Terá que se aumentar a idade da reforma para garantir a sustentabilidade da Segurança Social?
O aumento da idade da reforma é apenas um dos vários instrumentos que podem ser utilizados para garantir a sustentabilidade do sistema de Segurança Social. Também podem ser alteradas rubricas como a fonte de receita, a despesa ou até a fórmula de cálculo.
A opção pela mexida no fator idade é a solução que mais tem sido utilizada. Aliás, neste momento já temos em vigor um mecanismo de atualização automática. Em declarações ao Polígrafo, Maria Teresa Garcia, professora de economia do ISEG, sublinha que a idade da reforma está “indexada à esperança média de vida“.
“Anualmente sabe-se a esperança média de vida e isso entra no cálculo da idade da reforma, é feito um ajuste“, explica.
Tendo em conta que todas as projeções indicam que que a esperança média de vida continuará a aumentar nas próximas décadas (de 5,8 anos nas mulheres e 7,3 nos homens, segundo um estudo divulgado pela Fundação Francisco Manuel dos Santos) será inevitável que, a menos que se altere a fórmula de cálculo atual, a idade da reforma também suba.
“Acho espantoso, e de uma total auto-classificação de ‘orelhas de burro’, existir um Governo há sete anos e só agora se perceber que existe de facto um problema demográfico”, comenta o economista João Duque. E projeta: “O problema da Segurança Social só se coloca num período de cerca de 30 anos, porque a geração dos anos 60 vai começar a aposentar-se. Trata-se de uma geração muito numerosa e coloca uma pressão grande no sistema.”
O estudo da FFMS reforça que, “de entre os cenários de reforma considerados, o aumento da idade de reforma é aquele que parece oferecer um maior potencial para melhorar a sustentabilidade financeira do sistema de pensões (…) Aumentar em três anos a idade de acesso às Pensões de Velhice (e pensões antecipadas) da Segurança Social e da CGA permitiria adiar o aparecimento de défices crónicos no Regime Previdencial da Segurança Social para além de 2070”.

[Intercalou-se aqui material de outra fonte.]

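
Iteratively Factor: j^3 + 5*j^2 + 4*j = (j + 4)*(j^2 + j) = (j + 1)*(j + 4)*(j)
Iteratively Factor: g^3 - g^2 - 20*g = (g - 5)*(g^2 + 4*g) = g*(g - 5)*(g + 4)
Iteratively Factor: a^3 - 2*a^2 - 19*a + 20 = (a - 1)*(a^2 - a - 20) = (a - 5)*(a - 1)*(a + 4)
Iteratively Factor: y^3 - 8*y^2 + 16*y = (y)*(y^2 - 8*y + 16) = y*(y - 4)*(y - 4)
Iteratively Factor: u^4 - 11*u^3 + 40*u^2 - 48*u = (u - 3)*(u^3 - 8*u^2 + 16*u) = (u - 4)*(u - 3)*(u^2 - 4*u) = u*(u - 4)*(u - 3)*(u - 4)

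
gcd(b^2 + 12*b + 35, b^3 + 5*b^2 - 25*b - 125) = b + 5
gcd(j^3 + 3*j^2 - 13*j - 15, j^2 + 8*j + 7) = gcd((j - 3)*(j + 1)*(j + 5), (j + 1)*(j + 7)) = j + 1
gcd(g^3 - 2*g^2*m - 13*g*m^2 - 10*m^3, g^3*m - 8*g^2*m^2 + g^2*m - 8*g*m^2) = 1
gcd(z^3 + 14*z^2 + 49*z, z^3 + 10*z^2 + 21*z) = z^2 + 7*z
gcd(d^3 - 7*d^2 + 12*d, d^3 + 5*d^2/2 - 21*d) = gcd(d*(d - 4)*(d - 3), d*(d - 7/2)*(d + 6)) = d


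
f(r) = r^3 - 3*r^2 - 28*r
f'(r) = 3*r^2 - 6*r - 28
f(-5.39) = -92.83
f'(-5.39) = 91.50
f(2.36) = -69.64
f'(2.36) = -25.45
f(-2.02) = 36.08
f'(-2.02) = -3.64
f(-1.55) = 32.47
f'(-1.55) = -11.49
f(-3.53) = 17.47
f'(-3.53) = 30.56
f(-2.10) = 36.31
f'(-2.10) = -2.17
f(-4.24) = -11.44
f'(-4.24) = 51.37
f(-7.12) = -313.67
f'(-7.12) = 166.80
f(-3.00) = 30.00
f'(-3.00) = 17.00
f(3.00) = -84.00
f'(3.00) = -19.00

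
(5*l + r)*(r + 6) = 5*l*r + 30*l + r^2 + 6*r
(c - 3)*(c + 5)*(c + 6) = c^3 + 8*c^2 - 3*c - 90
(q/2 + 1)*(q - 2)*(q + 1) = q^3/2 + q^2/2 - 2*q - 2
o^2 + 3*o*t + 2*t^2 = (o + t)*(o + 2*t)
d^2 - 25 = (d - 5)*(d + 5)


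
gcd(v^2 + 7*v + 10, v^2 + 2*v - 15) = v + 5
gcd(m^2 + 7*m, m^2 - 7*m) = m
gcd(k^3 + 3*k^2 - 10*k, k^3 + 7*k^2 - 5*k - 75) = k + 5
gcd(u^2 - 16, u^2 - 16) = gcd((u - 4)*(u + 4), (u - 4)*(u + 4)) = u^2 - 16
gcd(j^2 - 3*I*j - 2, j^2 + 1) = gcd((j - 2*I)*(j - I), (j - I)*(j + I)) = j - I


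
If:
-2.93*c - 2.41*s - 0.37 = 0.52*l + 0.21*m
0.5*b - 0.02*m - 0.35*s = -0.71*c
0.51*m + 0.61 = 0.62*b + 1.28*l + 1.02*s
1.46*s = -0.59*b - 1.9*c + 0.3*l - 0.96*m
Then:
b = 0.994110091797458*s + 0.352682551753859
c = -0.271289034935772*s - 0.23716529462768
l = 0.464188823078257 - 2.18604106563203*s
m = 0.397695834563845 - 2.27800844528348*s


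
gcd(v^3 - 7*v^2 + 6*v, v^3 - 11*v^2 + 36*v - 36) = v - 6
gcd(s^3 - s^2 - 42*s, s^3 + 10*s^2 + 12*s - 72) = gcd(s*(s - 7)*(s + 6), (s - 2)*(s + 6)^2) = s + 6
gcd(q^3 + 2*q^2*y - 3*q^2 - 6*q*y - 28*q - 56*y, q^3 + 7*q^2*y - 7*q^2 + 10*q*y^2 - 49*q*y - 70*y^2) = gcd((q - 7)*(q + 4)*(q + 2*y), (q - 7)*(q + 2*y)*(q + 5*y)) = q^2 + 2*q*y - 7*q - 14*y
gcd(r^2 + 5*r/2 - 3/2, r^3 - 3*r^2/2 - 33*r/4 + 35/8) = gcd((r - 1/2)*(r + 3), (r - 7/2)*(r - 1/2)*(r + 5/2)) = r - 1/2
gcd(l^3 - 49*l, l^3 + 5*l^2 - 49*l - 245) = l^2 - 49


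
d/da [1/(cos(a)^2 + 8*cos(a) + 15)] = 2*(cos(a) + 4)*sin(a)/(cos(a)^2 + 8*cos(a) + 15)^2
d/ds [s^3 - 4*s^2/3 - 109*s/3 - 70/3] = 3*s^2 - 8*s/3 - 109/3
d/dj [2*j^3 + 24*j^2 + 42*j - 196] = 6*j^2 + 48*j + 42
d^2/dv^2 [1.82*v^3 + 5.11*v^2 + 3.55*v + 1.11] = 10.92*v + 10.22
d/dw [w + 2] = 1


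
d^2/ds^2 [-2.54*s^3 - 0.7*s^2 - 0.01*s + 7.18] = -15.24*s - 1.4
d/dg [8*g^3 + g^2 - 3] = 2*g*(12*g + 1)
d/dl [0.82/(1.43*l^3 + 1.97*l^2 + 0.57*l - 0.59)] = (-3.5178*l^2 - 3.2308*l - 0.4674)/(1.43*l^3 + 1.97*l^2 + 0.57*l - 0.59)^2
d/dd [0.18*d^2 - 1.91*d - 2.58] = 0.36*d - 1.91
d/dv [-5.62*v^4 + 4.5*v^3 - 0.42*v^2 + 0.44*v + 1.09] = -22.48*v^3 + 13.5*v^2 - 0.84*v + 0.44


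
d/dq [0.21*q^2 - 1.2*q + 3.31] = 0.42*q - 1.2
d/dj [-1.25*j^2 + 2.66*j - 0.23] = 2.66 - 2.5*j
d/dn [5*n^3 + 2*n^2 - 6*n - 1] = 15*n^2 + 4*n - 6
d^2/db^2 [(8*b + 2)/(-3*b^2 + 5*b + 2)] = 4*((4*b + 1)*(6*b - 5)^2 + (36*b - 17)*(-3*b^2 + 5*b + 2))/(-3*b^2 + 5*b + 2)^3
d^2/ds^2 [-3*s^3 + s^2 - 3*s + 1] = 2 - 18*s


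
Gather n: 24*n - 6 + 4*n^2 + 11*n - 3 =4*n^2 + 35*n - 9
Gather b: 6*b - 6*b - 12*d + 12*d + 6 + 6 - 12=0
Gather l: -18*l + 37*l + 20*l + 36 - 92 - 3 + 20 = 39*l - 39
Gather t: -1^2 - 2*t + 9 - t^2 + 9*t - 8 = -t^2 + 7*t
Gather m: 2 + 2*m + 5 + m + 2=3*m + 9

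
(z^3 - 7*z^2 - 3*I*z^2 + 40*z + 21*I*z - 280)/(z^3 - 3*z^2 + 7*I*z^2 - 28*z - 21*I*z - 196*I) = (z^2 - 3*I*z + 40)/(z^2 + z*(4 + 7*I) + 28*I)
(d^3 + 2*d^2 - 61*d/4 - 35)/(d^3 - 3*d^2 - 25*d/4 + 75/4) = (2*d^2 - d - 28)/(2*d^2 - 11*d + 15)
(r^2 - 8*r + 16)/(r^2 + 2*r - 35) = (r^2 - 8*r + 16)/(r^2 + 2*r - 35)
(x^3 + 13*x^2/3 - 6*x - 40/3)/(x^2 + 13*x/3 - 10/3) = (3*x^2 - 2*x - 8)/(3*x - 2)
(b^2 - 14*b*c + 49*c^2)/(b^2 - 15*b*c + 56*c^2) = (b - 7*c)/(b - 8*c)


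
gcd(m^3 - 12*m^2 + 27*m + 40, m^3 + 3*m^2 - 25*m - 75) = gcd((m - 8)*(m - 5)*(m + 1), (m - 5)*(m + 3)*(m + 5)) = m - 5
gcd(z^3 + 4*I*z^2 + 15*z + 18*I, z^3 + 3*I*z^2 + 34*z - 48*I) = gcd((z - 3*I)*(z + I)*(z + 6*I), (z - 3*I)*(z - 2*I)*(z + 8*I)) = z - 3*I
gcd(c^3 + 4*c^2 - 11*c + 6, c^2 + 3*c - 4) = c - 1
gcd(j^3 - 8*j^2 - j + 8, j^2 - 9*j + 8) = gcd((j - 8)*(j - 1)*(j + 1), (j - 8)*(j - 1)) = j^2 - 9*j + 8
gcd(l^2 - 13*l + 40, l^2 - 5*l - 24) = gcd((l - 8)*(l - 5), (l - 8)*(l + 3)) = l - 8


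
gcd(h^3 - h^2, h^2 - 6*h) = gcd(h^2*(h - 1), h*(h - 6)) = h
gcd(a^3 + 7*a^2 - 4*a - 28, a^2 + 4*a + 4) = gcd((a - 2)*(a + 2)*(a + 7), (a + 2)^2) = a + 2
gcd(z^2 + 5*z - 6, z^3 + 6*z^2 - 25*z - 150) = z + 6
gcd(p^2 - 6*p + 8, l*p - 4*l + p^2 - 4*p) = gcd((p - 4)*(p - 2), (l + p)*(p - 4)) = p - 4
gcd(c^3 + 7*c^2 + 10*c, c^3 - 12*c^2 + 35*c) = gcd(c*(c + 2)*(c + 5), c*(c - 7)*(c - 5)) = c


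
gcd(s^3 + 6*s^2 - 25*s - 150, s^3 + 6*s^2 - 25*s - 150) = s^3 + 6*s^2 - 25*s - 150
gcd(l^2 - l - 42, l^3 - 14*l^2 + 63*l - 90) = 1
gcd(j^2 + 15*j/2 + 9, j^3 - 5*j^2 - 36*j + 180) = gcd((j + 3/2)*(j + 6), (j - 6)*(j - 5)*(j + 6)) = j + 6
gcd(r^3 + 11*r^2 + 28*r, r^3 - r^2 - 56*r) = r^2 + 7*r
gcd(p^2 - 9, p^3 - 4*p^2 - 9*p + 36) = p^2 - 9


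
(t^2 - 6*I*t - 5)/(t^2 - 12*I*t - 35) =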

Questionado pelo Polígrafo, Jorge Bravo, professor de Economia e Finanças da Universidade Nova de Lisboa, sublinha que “já temos em vigor um mecanismo de atualização automática. Através deste mecanismo, a idade da reforma já vai aumentar. Se esse valor é ou não suficiente teria de ter mais informação estatística e dados correntes para dar uma resposta concreta”.
“A idade da reforma é apenas um dos vários parâmetros que se podem alterar para fazer reformas”, prossegue Bravo. “Pode alterar-se a receita, a despesa, a fórmula de cálculo, há várias formas de reformar o sistema. Diria que o aumento da idade da reforma é dos mecanismos que mais tem sido utilizado, a idade já está a aumentar continuadamente há vários anos. A idade da reforma aumentará normalmente se a lei não for alterada, mas com o Governo não há previsibilidade no contrato. Como se vê, o Governo diz no relatório que o sistema é sustentável até 2050 e depois diz o seu contrário, que não pode aplicar a lei em vigor que determina a sustentabilidade do sistema”.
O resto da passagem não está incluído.